Лента контента

Откройте для себя интересный контент о книгах и писательстве

Запись профессора Преображенского, сделанная в марте

Запись профессора Преображенского, сделанная в марте

Творческое продолжение классики

Это художественная фантазия на тему произведения «Собачье сердце» автора Михаил Афанасьевич Булгаков. Как бы мог продолжиться сюжет, если бы писатель решил его развить?

Оригинальный отрывок

Пес увидел страшные дела. Важный человек погружал руки в скользкие мозги. Свезло мне, свезло, — думал он, задремывая, — прямо неописуемо свезло. Утвердился я в этой квартире.

— Михаил Афанасьевич Булгаков, «Собачье сердце»

Продолжение

Зима в этом году выдалась мерзостная — слякотная, гнилая, с тем сырым ветром, от которого ноют все старые рубцы и все старые обиды. Шарик — то есть, простите, теперь снова Шарик, ничего не поделаешь, — лежит у камина и спит. Спит как пес. Не как человек, у которого сняли несвойственное ему обличье, а как нормальная, благополучная собака, которой подкладывают телятину.

Я же, Филипп Филиппович Преображенский, докладываю самому себе: эксперимент окончен. Эксперимент окончен — и однако же я не сплю четвертую ночь.

Причина проста.

Вчера утром, в одиннадцать часов сорок минут, в передней раздался звонок — и вошел человек. Не Швондер, нет. Швондера перевели на хозяйственный фронт. Туда ему и дорога.

Вошел другой. Высокий, худой, в пенсне на узком носу, в черном пальто хорошего, еще дореволюционного сукна. Зина приняла у него галоши — аккуратнейше, без обычной ее небрежности, — и доложила:

— Филипп Филиппович, к вам товарищ Шапиро. Из, простите, наркомата.

Я принял его в кабинете.

Он сел. Положил папку. Снял пенсне. Протер. Надел обратно. И, не глядя мне в глаза, произнес ровным, скучным голосом, каким произносят приговоры:

— Профессор. До нас дошли сведения о вашем последнем опыте. О гражданине Шарикове Полиграфе Полиграфовиче. И о его, простите, обратной трансформации.

Камин трещал. Я молчал.

— Сведения были рассмотрены. Опыт ваш представляет собой государственный интерес чрезвычайной остроты.

— Вот как, — сказал я.

Да. Именно так я и сказал. Сухо. Я не дал ему ни одной зацепки — ни вздоха, ни поднятой брови. Двадцать пять лет работы с пациентами научили меня не двигать ни единым мускулом.
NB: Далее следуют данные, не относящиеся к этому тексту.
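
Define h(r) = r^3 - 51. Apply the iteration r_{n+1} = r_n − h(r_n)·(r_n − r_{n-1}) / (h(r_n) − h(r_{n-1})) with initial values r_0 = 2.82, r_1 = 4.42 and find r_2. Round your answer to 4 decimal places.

h(2.82) = -28.574232, h(4.42) = 35.350888
r_2 = 4.420000 − 35.350888·(4.420000 − 2.820000) / (35.350888 − (-28.574232)) = 4.420000 − (56.561421)/(63.925120) = 3.535193

3.5352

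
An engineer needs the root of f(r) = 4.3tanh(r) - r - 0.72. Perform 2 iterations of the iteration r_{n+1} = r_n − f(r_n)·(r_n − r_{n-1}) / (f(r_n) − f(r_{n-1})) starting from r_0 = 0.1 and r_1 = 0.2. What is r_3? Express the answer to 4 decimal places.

0.2229

f(0.1) = -0.391428, f(0.2) = -0.071286
r_2 = 0.200000 − (-0.071286)·(0.200000 − 0.100000) / (-0.071286 − (-0.391428)) = 0.200000 − (-0.007129)/(0.320142) = 0.222267
f(0.222267) = -0.001953
r_3 = 0.222267 − (-0.001953)·(0.222267 − 0.200000) / (-0.001953 − (-0.071286)) = 0.222267 − (-0.000043)/(0.069334) = 0.222894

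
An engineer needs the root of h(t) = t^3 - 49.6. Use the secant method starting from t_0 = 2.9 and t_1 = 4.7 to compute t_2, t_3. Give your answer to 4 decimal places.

3.4713, 3.6253

h(2.9) = -25.211000, h(4.7) = 54.223000
t_2 = 4.700000 − 54.223000·(4.700000 − 2.900000) / (54.223000 − (-25.211000)) = 4.700000 − (97.601400)/(79.434000) = 3.471289
h(3.471289) = -7.771484
t_3 = 3.471289 − (-7.771484)·(3.471289 − 4.700000) / (-7.771484 − 54.223000) = 3.471289 − (9.548905)/(-61.994484) = 3.625318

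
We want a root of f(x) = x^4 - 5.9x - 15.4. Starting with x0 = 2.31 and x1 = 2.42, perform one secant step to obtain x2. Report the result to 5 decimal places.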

— Профессор, нам нужны кадры. Из несознательного материала — превращать в сознательного гражданина. Без долгого процесса воспитания. Хирургически. Раз — и готово. Представляете перспективу?

Я представил. И в желудке у меня сделалось холодно — по-стариковски холодно.

— Видите ли, любезный, — сказал я ровно, — то, что вы изволите называть «раз — и готово», на практике дает нам существо, которое крадет галоши, душит кошек на лестницах и пишет доносы на собственного благодетеля. Это не кадр. Это катастрофа.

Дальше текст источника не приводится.